No more open water races until October. It’s the off season now. It’s time to draw some conclusions and set new goals for the next year.
I have been swimming since last August, but I started training in September. I swam twelve events from early November 2016 to mid April 2017, all between 1.5km and 5km. At the beginning of the season I did most 2.5km, because I didn’t feel I was ready for doing longer distances yet, but starting from January I entered mostly 5 km. I finished overall first in three races (Albay OWS 2.5km, Mandurah Australia Day swim 4km and Albany harbour swim 4km), and second in two (Fremantle port swim thru 2.5km and Coogee Jetty to Jetty 1.5km), but I was often first in my age group and sometimes I got good placements in the open category of the OWS series. Not only I reached my goals, but some of my results have been beyond my expectations, especially in the second half of the season.
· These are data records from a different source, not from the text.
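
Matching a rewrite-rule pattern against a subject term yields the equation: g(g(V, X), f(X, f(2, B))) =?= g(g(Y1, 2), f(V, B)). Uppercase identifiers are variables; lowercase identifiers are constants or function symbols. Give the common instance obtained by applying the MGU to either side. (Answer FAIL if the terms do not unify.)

Decompose g/2: g(V, X) =?= g(Y1, 2),  f(X, f(2, B)) =?= f(V, B).
Decompose g/2: V =?= Y1,  X =?= 2.
Bind V := Y1; substituting into the one remaining equation that mentions V gives: f(X, f(2, B)) =?= f(Y1, B).
Bind X := 2; substituting into the remaining equation gives: f(2, f(2, B)) =?= f(Y1, B).
Decompose f/2: 2 =?= Y1,  f(2, B) =?= B.
Bind Y1 := 2; no other remaining equation mentions Y1. Substituting into the earlier binding gives V := 2.
Occurs check fails: B occurs in f(2, B); the equation B =?= f(2, B) has no finite solution.

FAIL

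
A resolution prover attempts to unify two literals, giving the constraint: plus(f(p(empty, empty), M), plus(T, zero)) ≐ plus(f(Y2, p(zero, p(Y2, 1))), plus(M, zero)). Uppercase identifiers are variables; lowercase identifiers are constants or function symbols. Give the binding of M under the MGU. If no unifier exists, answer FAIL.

p(zero, p(p(empty, empty), 1))

Decompose plus/2: f(p(empty, empty), M) ≐ f(Y2, p(zero, p(Y2, 1))),  plus(T, zero) ≐ plus(M, zero).
Decompose f/2: p(empty, empty) ≐ Y2,  M ≐ p(zero, p(Y2, 1)).
Bind Y2 := p(empty, empty); substituting into the one remaining equation that mentions Y2 gives: M ≐ p(zero, p(p(empty, empty), 1)).
Bind M := p(zero, p(p(empty, empty), 1)); substituting into the remaining equation gives: plus(T, zero) ≐ plus(p(zero, p(p(empty, empty), 1)), zero).
Decompose plus/2: T ≐ p(zero, p(p(empty, empty), 1)),  zero ≐ zero.
Bind T := p(zero, p(p(empty, empty), 1)); no other remaining equation mentions T.
Delete trivial equation zero ≐ zero.
MGU = { Y2 -> p(empty, empty), M -> p(zero, p(p(empty, empty), 1)), T -> p(zero, p(p(empty, empty), 1)) }, so M -> p(zero, p(p(empty, empty), 1)).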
My wife always says that if I enjoy racing, then I should go for it. An open water event can have a satisfying or a bad outcome, but you must enjoy it otherwise it makes no sense to jump into the ocean. At the begininng I signed up for masters swimming because I wanted to do pool events, however I entered my first open water meets becauase of the completely lack of masters pool events in the calendar during the summer season. At the beginning open water races were just a back up plan while waiting for the pool season, but now I can say that I enjoyed it so much that I want to turn open water swimming into my main focus. The reason is double. Firstly open water events offer me a new challenge every time, since open water is never the same. Secondly there is more competition. Competitive elites swimmers often enter ocean races and therefore it’s always a good opportunity for a reality check.
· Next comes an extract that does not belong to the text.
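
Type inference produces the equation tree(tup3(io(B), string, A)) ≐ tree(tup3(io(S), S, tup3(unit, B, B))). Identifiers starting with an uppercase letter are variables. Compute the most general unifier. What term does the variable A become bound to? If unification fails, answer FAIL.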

This blog too was borned out of a reality check. I was impressed at how hard it was to swim in the ocean. Swells and cold water (as well as the Cottesloe rif) at the beggining appeared huge obstacles, and during the first races I couldn’t even swim straight, I couldn’t spot the course buoys, I couldn’t pace my swim. It was obviously a lack of training, but also a lack of experience. I learned a little something every event. I learned how to start better, how to spot buoys, how not to fear a bit of cold water (if you feel cold, it means you are not swimming fast enough!). My results got better with training and races under the belt, and I dropped 15 minutes from my first to my last 5k.
I set two goals early last November. They were to win the masters open water state championships and the masters open water series in my age group. I won my age group at the State champs, but I also arrived second overall after having been training for just 3 months. I went then on winnig not only my age group, but the overall masters open water series at the end of the season. I think that I can say “mission completed”. However, after one season passed, now I admit that there is not much competition in the masters open water series, even less if you consider my age group, thus these where not actually unachievable or extremely difficult goals. It was just a matter of swimming one particular event (the masters champs) and entering as many races as possible to get points (the series leaderboard). But I set to reach them at the begininning of my training, when I still had not things in perspective and did not know which results I could really achieve. Speaking about results, I was more surprised to arrive among the first three in the open category in the 5 km of two events of the Swimming WA OWS.
Now it’s time to put more weights on the bar and go for another attempt. The next open water season starts in Spring and for the next months I will swim only in pool meets. From October I will probably enter some of the masters series events and some race organised by surf life saving clubs, but the main goals from this moment are to swim to Rottnest (19.7k) and get a position “as higher as possible” in the Swimming WA open water series leaderboard.